Autor Torsten Rohde verlegte für seine Figur Renate Bergmann den Lebensmittelpunkt von Genthin nach Berlin.

Von Simone Pötschke 19.11.2017, 00:01

Berlin/Genthin l Entspannt schlürft Autor Torsten Rohde an dem Esstisch seiner guten Stube an einer Tasse selbstgebrühtem Kaffee. Seltene Augenblicke der Ruhe, die er in sich aufsaugt. „Als Beiwerk gibt es heute leider nur gekauftes Gebäck, zum Plätzchenbacken bin ich noch nicht gekommen. Noch keine Zeit gehabt“, sagt er entschuldigend.

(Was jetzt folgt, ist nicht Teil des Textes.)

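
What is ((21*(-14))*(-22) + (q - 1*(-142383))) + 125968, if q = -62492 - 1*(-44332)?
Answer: 256659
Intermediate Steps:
q = -18160 (q = -62492 + 44332 = -18160)
((21*(-14))*(-22) + (q - 1*(-142383))) + 125968 = ((21*(-14))*(-22) + (-18160 - 1*(-142383))) + 125968 = (-294*(-22) + (-18160 + 142383)) + 125968 = (6468 + 124223) + 125968 = 130691 + 125968 = 256659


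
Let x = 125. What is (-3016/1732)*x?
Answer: -94250/433 ≈ -217.67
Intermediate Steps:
(-3016/1732)*x = -3016/1732*125 = -3016*1/1732*125 = -754/433*125 = -94250/433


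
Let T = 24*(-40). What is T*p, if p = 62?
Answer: -59520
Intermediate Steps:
T = -960
T*p = -960*62 = -59520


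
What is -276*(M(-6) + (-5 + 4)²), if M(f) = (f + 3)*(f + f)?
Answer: -10212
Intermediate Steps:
M(f) = 2*f*(3 + f) (M(f) = (3 + f)*(2*f) = 2*f*(3 + f))
-276*(M(-6) + (-5 + 4)²) = -276*(2*(-6)*(3 - 6) + (-5 + 4)²) = -276*(2*(-6)*(-3) + (-1)²) = -276*(36 + 1) = -276*37 = -10212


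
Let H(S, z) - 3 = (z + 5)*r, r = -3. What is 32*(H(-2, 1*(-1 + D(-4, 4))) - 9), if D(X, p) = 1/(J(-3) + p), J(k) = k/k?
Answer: -2976/5 ≈ -595.20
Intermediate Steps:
J(k) = 1
D(X, p) = 1/(1 + p)
H(S, z) = -12 - 3*z (H(S, z) = 3 + (z + 5)*(-3) = 3 + (5 + z)*(-3) = 3 + (-15 - 3*z) = -12 - 3*z)
32*(H(-2, 1*(-1 + D(-4, 4))) - 9) = 32*((-12 - 3*(-1 + 1/(1 + 4))) - 9) = 32*((-12 - 3*(-1 + 1/5)) - 9) = 32*((-12 - 3*(-4)/5) - 9) = 32*((-12 - 3*(-4/5)) - 9) = 32*((-12 + 12/5) - 9) = 32*(-48/5 - 9) = 32*(-93/5) = -2976/5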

Vor gut einem Jahr ist der Single von der sachsen-anhaltischen Kleinstadt Genthin in die Bundeshauptstadt gezogen. Von Berufs wegen. Über Internet und monatliche Besuche hat er immer noch einen guten Draht in die alte Heimat. Nicht zuletzt sorgen dafür auch seine Facebook-Fans. Einmal im Monat treibt es ihn noch in die Kanalstadt. Schließlich muss er seiner Friseurin die Treue halten, eine bessere hat er in Berlin noch nicht gefunden.

Doch Rohde ist längst in der Berliner Szene angekommen, beherrscht so auch als gefragter Autor die Spielregeln im Gespräch mit Journalisten. Er plaudert, aber verplaudert sich nicht. Er erzählt heiter, bleibt aber voll konzentriert. Er hat gelernt, sich seiner Eloquenz bewusst zu werden. Irgendwie komisch. Der 43-Jährige ist ein beherrschter Charakter, dagegen dreht seine Buchheldin, Twitter-Oma Renate Bergmann, gern mal tüchtig am Rad.

Seit fast vier Jahren erstürmen seine Bücher die Bestseller-Listen, neun sind es mittlerweile, die eine Auflage von einer Million Exemplaren erreicht haben. Oma Bergmann (82), Trümmerfrau, Reichsbahnerin, Haushaltsprofi und vierfache Witwe aus Berlin-Spandau, erklärt unverblümt und offen heraus, wie das Leben funktioniert. Sie philosophiert nicht, sondern schlaumeiert und bedient nach allen Regeln der Kunst Vorurteile und Klischees. Liebenswert, humorig, witzig. Immer im direkten Dialog mit ihrer Leserschaft. Ihre persönliche Ansprache „Wissen Se“ ist Programm. „Dabei war ich mir anfänglich nicht sicher, ob das als Gestaltungsidee gut geht“, sagt Rohde. Renate Bergmann ist die liebe Oma, die durchtriebene Nachbarin, die verkniffene Alte, in der sich viele mit ihren Schwächen und Macken wiedererkennen. „In jedem Buch habe ich eine Handvoll Geschichten aufgeschrieben, die wirklich passiert sind“, versichert der Autor.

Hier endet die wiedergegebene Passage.